– Я не могу… Я мечтала об образовании всю жизнь, – помертвев, с нажимом ответила Анисия, испытывая потребность сказать правду, но и оправдаться.

И теперь все бросить из-за этого обаятельно-неприкаянного молодого человека? Остаться в трясине кринолинов. Вести беседы о цвете испражнений собственных детей и рьяно делать вид, что это и есть счастье. Захлебываться неисчерпаемостью малозаметных минут.

– Как только не станет матушки, я покончу с церковью.

– Отчего же вы ждете?

– Братья… матери были членами тайного общества в Харьковском университете, устанавливали связь с Герценым. Потом их исключили за революционную деятельность. Жизнь их пошла под откос. Матушка не может говорить об этом без содрогания. Отец и вовсе умер молодым. Моя стезя должна была стать искуплением…

– У меня тоже есть мечты, – пролепетала Анисия, не приученная к картинности, которую могла стерпеть только в книгах.
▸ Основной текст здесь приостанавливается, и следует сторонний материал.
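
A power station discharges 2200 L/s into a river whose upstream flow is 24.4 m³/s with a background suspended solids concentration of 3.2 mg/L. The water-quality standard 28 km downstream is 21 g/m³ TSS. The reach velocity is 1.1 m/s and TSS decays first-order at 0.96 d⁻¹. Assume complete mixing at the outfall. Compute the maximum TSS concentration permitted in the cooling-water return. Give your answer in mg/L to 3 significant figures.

2200 L/s = 2.2 m³/s.
Travel time to the compliance point: t = 2.8e+04/1.1 = 2.545e+04 s = 0.2946 d; decay factor exp(−0.96·0.2946) = 0.7536.
So the concentration just after mixing may be at most 21/0.7536 = 27.86 mg/L.
Mass balance: 27.86·26.6 = 2.2·Cₑ + 24.4·3.2.
Cₑ = (741.2 − 78.08) / 2.2 = 301.4 mg/L.

301 mg/L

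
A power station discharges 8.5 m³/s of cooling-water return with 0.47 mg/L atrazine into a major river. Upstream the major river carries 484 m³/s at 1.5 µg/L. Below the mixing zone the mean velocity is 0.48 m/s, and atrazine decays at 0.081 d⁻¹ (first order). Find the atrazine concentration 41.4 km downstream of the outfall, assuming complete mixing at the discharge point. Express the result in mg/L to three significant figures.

1.5 µg/L = 0.0015 mg/L.
After complete mixing, C₀ = (8.5·0.47 + 484·0.0015) / 492.5 = 0.009586 mg/L.
Travel time t = 4.14e+04 m / 0.48 m/s = 8.625e+04 s = 0.9983 d.
C = 0.009586·exp(−0.081·0.9983) = 0.009586·0.9223 = 0.008841 mg/L.

0.00884 mg/L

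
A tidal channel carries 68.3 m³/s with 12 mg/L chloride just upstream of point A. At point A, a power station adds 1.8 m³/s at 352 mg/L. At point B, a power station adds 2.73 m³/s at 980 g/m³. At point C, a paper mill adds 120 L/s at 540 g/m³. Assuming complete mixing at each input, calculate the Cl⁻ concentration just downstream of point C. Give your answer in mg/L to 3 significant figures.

57.5 mg/L

After input A: C = (68.3·12 + 1.8·352) / 70.1 = 20.73 mg/L.
After input B: C = (70.1·20.73 + 2.73·980) / 72.83 = 56.69 mg/L.
120 L/s = 0.12 m³/s.
After input C: C = (72.83·56.69 + 0.12·540) / 72.95 = 57.48 mg/L.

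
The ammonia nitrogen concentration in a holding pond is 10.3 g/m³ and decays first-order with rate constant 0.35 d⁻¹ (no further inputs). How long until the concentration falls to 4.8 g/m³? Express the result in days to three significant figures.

2.18 d

t = ln(C₀/C)/k = ln(10.3/4.8)/0.35 = 0.7635/0.35 = 2.182 d.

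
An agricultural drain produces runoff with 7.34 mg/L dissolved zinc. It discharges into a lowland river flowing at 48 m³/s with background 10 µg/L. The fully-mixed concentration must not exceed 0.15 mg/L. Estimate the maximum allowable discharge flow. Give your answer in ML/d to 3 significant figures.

80.8 ML/d

10 µg/L = 0.01 mg/L.
Mass balance at complete mixing: C_std·(Q_w + Q_r) = Q_w·C_e + Q_r·C_b.
Rearranging, Q_w = Q_r·(C_std − C_b)/(C_e − C_std) = 48·(0.15 − 0.01) / (7.34 − 0.15) = 0.9346 m³/s.
= 80.75 ML/d.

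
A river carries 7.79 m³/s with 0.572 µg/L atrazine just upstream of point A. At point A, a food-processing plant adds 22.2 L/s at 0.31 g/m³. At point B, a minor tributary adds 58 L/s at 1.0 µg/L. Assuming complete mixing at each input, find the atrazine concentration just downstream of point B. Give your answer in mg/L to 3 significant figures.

0.00145 mg/L

0.572 µg/L = 0.000572 mg/L.
22.2 L/s = 0.0222 m³/s.
After input A: C = (7.79·0.000572 + 0.0222·0.31) / 7.812 = 0.001451 mg/L.
58 L/s = 0.058 m³/s.
1.0 µg/L = 0.001 mg/L.
After input B: C = (7.812·0.001451 + 0.058·0.001) / 7.87 = 0.001448 mg/L.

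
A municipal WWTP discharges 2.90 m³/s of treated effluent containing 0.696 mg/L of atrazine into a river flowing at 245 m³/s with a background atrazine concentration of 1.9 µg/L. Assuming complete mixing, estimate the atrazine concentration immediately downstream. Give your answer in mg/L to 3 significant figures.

1.9 µg/L = 0.0019 mg/L.
Flow-weighted mixing gives C = (2.9·0.696 + 245·0.0019) / (2.9 + 245) = 2.484/247.9 = 0.01002 mg/L.

0.0100 mg/L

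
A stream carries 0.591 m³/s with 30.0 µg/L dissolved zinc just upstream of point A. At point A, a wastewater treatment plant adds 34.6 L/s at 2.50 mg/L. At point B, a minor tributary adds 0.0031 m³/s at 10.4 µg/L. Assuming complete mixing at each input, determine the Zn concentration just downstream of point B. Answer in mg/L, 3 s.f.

30.0 µg/L = 0.03 mg/L.
34.6 L/s = 0.0346 m³/s.
After input A: C = (0.591·0.03 + 0.0346·2.5) / 0.6256 = 0.1666 mg/L.
10.4 µg/L = 0.0104 mg/L.
After input B: C = (0.6256·0.1666 + 0.0031·0.0104) / 0.6287 = 0.1658 mg/L.

0.166 mg/L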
– Моя вера не должна быть препятствием…

Чувствуя, что назревает косноязычное объяснение и опасаясь его, Анисия по своей сибирской манере, подсмотренной у Верховой, решила ринуться напролом.
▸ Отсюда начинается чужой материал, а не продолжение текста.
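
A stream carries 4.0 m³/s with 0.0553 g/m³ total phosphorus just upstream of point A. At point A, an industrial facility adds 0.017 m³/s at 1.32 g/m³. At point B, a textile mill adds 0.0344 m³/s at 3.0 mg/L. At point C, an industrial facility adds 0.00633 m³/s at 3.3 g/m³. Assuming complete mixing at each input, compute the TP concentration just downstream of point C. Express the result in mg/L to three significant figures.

0.0906 mg/L

After input A: C = (4·0.0553 + 0.017·1.32) / 4.017 = 0.06065 mg/L.
After input B: C = (4.017·0.06065 + 0.0344·3) / 4.051 = 0.08561 mg/L.
After input C: C = (4.051·0.08561 + 0.00633·3.3) / 4.058 = 0.09062 mg/L.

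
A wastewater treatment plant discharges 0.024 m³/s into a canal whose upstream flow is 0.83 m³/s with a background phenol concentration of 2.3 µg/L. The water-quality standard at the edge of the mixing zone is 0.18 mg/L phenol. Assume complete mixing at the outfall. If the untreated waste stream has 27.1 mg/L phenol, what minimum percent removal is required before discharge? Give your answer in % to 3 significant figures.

76.7 %

2.3 µg/L = 0.0023 mg/L.
Mass balance: 0.18·0.854 = 0.024·Cₑ + 0.83·0.0023.
Cₑ = (0.1537 − 0.001909) / 0.024 = 6.325 mg/L.
Required removal = 1 − 6.325/27.1 = 76.66 %.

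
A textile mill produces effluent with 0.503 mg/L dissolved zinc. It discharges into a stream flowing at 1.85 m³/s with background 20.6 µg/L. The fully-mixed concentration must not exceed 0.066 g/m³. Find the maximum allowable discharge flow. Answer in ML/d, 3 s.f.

16.6 ML/d

20.6 µg/L = 0.0206 mg/L.
Mass balance at complete mixing: C_std·(Q_w + Q_r) = Q_w·C_e + Q_r·C_b.
Rearranging, Q_w = Q_r·(C_std − C_b)/(C_e − C_std) = 1.85·(0.066 − 0.0206) / (0.503 − 0.066) = 0.1922 m³/s.
= 16.61 ML/d.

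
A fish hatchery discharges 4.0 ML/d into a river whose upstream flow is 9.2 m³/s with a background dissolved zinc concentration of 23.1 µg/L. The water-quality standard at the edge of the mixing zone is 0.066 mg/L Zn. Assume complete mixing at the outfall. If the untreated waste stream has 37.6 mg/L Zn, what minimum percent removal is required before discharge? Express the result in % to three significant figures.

4.0 ML/d = 0.0463 m³/s.
23.1 µg/L = 0.0231 mg/L.
Mass balance: 0.066·9.246 = 0.0463·Cₑ + 9.2·0.0231.
Cₑ = (0.6103 − 0.2125) / 0.0463 = 8.591 mg/L.
Required removal = 1 − 8.591/37.6 = 77.15 %.

77.2 %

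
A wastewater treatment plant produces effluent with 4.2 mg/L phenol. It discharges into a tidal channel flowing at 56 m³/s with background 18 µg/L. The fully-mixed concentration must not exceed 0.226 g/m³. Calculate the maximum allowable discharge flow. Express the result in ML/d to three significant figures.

18 µg/L = 0.018 mg/L.
Mass balance at complete mixing: C_std·(Q_w + Q_r) = Q_w·C_e + Q_r·C_b.
Rearranging, Q_w = Q_r·(C_std − C_b)/(C_e − C_std) = 56·(0.226 − 0.018) / (4.2 − 0.226) = 2.931 m³/s.
= 253.2 ML/d.

253 ML/d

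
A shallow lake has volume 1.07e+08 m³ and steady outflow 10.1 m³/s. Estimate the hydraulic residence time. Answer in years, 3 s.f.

Q = 10.1 m³/s × 3.156e+07 s/yr = 3.187e+08 m³/yr.
Hydraulic residence time τ = V/Q = 1.07e+08/3.187e+08 = 0.3357 yr.

0.336 yr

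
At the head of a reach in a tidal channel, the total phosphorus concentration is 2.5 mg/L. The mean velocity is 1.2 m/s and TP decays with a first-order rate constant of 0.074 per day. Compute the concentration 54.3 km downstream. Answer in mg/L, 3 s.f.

Travel time t = 54.3 km / 1.2 m/s = 5.43e+04/1.2 = 4.525e+04 s = 0.5237 d.
First-order decay: C = 2.5·exp(−0.074·0.5237) = 2.5·0.962 = 2.405 mg/L.

2.40 mg/L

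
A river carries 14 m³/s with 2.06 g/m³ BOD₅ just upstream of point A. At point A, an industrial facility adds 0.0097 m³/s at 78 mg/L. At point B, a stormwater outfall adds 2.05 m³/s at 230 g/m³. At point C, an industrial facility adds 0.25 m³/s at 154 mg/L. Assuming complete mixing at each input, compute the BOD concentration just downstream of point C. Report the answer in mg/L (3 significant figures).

33.1 mg/L

After input A: C = (14·2.06 + 0.0097·78) / 14.01 = 2.113 mg/L.
After input B: C = (14.01·2.113 + 2.05·230) / 16.06 = 31.2 mg/L.
After input C: C = (16.06·31.2 + 0.25·154) / 16.31 = 33.08 mg/L.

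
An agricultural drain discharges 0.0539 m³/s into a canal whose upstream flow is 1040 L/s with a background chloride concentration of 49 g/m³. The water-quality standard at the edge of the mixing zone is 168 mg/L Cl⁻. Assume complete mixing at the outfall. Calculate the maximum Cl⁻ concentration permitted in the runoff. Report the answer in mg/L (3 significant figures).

1040 L/s = 1.04 m³/s.
Mass balance: 168·1.094 = 0.0539·Cₑ + 1.04·49.
Cₑ = (183.8 − 50.96) / 0.0539 = 2464 mg/L.

2460 mg/L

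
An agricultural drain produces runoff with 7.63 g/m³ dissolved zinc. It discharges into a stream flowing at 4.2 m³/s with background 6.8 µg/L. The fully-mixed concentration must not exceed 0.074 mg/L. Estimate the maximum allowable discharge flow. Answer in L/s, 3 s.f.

6.8 µg/L = 0.0068 mg/L.
Mass balance at complete mixing: C_std·(Q_w + Q_r) = Q_w·C_e + Q_r·C_b.
Rearranging, Q_w = Q_r·(C_std − C_b)/(C_e − C_std) = 4.2·(0.074 − 0.0068) / (7.63 − 0.074) = 0.03735 m³/s.
= 37.35 L/s.

37.4 L/s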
– Вы предлагаете мне традиционную семью?

И спустя годы ее скребануло то же липкое омерзение от этой мысли.

– Что же в этом дурного? – обескураженно отозвался Алеша.

– Вот так и умирают идеи! – с досадой выкрикнула Анисия прямо ему в недоумевающее лицо.
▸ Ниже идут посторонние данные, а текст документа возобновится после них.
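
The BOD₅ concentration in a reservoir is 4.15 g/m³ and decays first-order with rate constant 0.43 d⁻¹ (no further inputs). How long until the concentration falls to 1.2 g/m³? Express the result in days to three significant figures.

2.89 d

t = ln(C₀/C)/k = ln(4.15/1.2)/0.43 = 1.241/0.43 = 2.886 d.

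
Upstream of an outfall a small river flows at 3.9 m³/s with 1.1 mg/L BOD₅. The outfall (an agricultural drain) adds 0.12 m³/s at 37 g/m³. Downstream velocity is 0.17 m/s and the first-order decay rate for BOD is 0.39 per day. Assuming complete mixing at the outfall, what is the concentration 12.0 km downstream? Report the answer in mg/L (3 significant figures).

1.58 mg/L

After complete mixing, C₀ = (0.12·37 + 3.9·1.1) / 4.02 = 2.172 mg/L.
Travel time t = 1.2e+04 m / 0.17 m/s = 7.059e+04 s = 0.817 d.
C = 2.172·exp(−0.39·0.817) = 2.172·0.7271 = 1.579 mg/L.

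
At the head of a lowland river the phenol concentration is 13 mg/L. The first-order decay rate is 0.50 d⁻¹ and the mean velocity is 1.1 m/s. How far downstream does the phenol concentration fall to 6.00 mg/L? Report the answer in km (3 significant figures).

147 km

From C = C₀·e^(−kt), t = ln(C₀/C)/k = ln(13/6.00)/0.50 = 0.7732/0.50 = 1.546 d.
Distance = v·t = 1.1 m/s × 1.336e+05 s = 1.47e+05 m = 147 km.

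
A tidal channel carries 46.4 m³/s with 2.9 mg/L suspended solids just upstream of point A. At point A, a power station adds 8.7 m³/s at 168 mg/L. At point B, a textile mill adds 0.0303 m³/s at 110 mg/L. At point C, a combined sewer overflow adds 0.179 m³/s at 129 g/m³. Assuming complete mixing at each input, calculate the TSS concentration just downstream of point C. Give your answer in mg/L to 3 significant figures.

29.3 mg/L

After input A: C = (46.4·2.9 + 8.7·168) / 55.1 = 28.97 mg/L.
After input B: C = (55.1·28.97 + 0.0303·110) / 55.13 = 29.01 mg/L.
After input C: C = (55.13·29.01 + 0.179·129) / 55.31 = 29.34 mg/L.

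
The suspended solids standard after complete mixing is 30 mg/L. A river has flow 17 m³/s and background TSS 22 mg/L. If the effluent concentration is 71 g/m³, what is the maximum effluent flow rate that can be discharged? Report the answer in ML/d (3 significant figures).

Mass balance at complete mixing: C_std·(Q_w + Q_r) = Q_w·C_e + Q_r·C_b.
Rearranging, Q_w = Q_r·(C_std − C_b)/(C_e − C_std) = 17·(30 − 22) / (71 − 30) = 3.317 m³/s.
= 286.6 ML/d.

287 ML/d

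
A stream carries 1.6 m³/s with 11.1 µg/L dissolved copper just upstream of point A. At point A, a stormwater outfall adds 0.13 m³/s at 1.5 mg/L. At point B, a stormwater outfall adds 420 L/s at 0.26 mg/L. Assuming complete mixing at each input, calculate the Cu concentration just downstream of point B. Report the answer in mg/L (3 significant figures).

11.1 µg/L = 0.0111 mg/L.
After input A: C = (1.6·0.0111 + 0.13·1.5) / 1.73 = 0.123 mg/L.
420 L/s = 0.42 m³/s.
After input B: C = (1.73·0.123 + 0.42·0.26) / 2.15 = 0.1497 mg/L.

0.150 mg/L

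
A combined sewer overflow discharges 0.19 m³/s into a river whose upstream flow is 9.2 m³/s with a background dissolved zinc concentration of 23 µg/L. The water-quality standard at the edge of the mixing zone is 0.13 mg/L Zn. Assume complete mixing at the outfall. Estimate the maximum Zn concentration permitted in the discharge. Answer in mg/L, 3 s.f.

23 µg/L = 0.023 mg/L.
Mass balance: 0.13·9.39 = 0.19·Cₑ + 9.2·0.023.
Cₑ = (1.221 − 0.2116) / 0.19 = 5.311 mg/L.

5.31 mg/L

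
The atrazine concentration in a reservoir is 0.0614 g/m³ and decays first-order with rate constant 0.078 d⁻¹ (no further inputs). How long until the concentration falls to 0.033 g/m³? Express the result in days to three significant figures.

7.96 d

t = ln(C₀/C)/k = ln(0.0614/0.033)/0.078 = 0.6209/0.078 = 7.96 d.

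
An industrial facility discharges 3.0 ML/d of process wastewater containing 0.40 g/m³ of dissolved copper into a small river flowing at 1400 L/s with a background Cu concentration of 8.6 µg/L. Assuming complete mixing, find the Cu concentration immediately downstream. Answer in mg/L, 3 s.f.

3.0 ML/d = 0.03472 m³/s.
1400 L/s = 1.4 m³/s.
8.6 µg/L = 0.0086 mg/L.
By mass balance at complete mixing, C = (0.03472·0.4 + 1.4·0.0086) / (0.03472 + 1.4) = 0.02593/1.435 = 0.01807 mg/L.

0.0181 mg/L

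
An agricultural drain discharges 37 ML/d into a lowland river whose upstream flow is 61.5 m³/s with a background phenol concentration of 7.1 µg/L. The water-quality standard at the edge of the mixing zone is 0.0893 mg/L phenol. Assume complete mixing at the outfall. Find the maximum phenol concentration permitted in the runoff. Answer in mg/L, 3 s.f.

11.9 mg/L

37 ML/d = 0.4282 m³/s.
7.1 µg/L = 0.0071 mg/L.
Mass balance: 0.0893·61.93 = 0.4282·Cₑ + 61.5·0.0071.
Cₑ = (5.53 − 0.4366) / 0.4282 = 11.89 mg/L.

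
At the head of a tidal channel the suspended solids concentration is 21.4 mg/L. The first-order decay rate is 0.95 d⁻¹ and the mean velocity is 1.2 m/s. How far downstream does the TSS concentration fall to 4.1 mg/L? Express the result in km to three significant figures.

180 km

From C = C₀·e^(−kt), t = ln(C₀/C)/k = ln(21.4/4.1)/0.95 = 1.652/0.95 = 1.739 d.
Distance = v·t = 1.2 m/s × 1.503e+05 s = 1.803e+05 m = 180.3 km.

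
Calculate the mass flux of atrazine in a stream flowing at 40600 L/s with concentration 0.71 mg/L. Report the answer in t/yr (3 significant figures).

910 t/yr

40600 L/s = 40.6 m³/s.
Mass flux = Q·C = 40.6 m³/s × 0.71 g/m³ = 28.83 g/s.
= 28.83 g/s × 31.56 = 909.7 t/yr.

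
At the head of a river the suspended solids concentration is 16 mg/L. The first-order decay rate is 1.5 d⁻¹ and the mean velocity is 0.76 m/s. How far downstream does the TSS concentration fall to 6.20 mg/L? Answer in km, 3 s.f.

From C = C₀·e^(−kt), t = ln(C₀/C)/k = ln(16/6.20)/1.5 = 0.948/1.5 = 0.632 d.
Distance = v·t = 0.76 m/s × 5.461e+04 s = 4.15e+04 m = 41.5 km.

41.5 km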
Затем они, раздосадованные нежданно открытыми в другом измышлениями, идущими в разрез с идеализированным сосуществованием, пошли в проклятую квартиру Аляшева.

Полина просила ее передать дальше агитационные листовки, которые получила в подпольной типографии. Тогда обыденная просьба Полины не казалась ни опасной, ни вопиющей. Анисия лишь как-то по накатанной, скорее, для вида произнесла тогда:

– Нас на каторгу отправят… И это в лучшем случае.

– Да, отправят, – почти сладостно ответила Полина.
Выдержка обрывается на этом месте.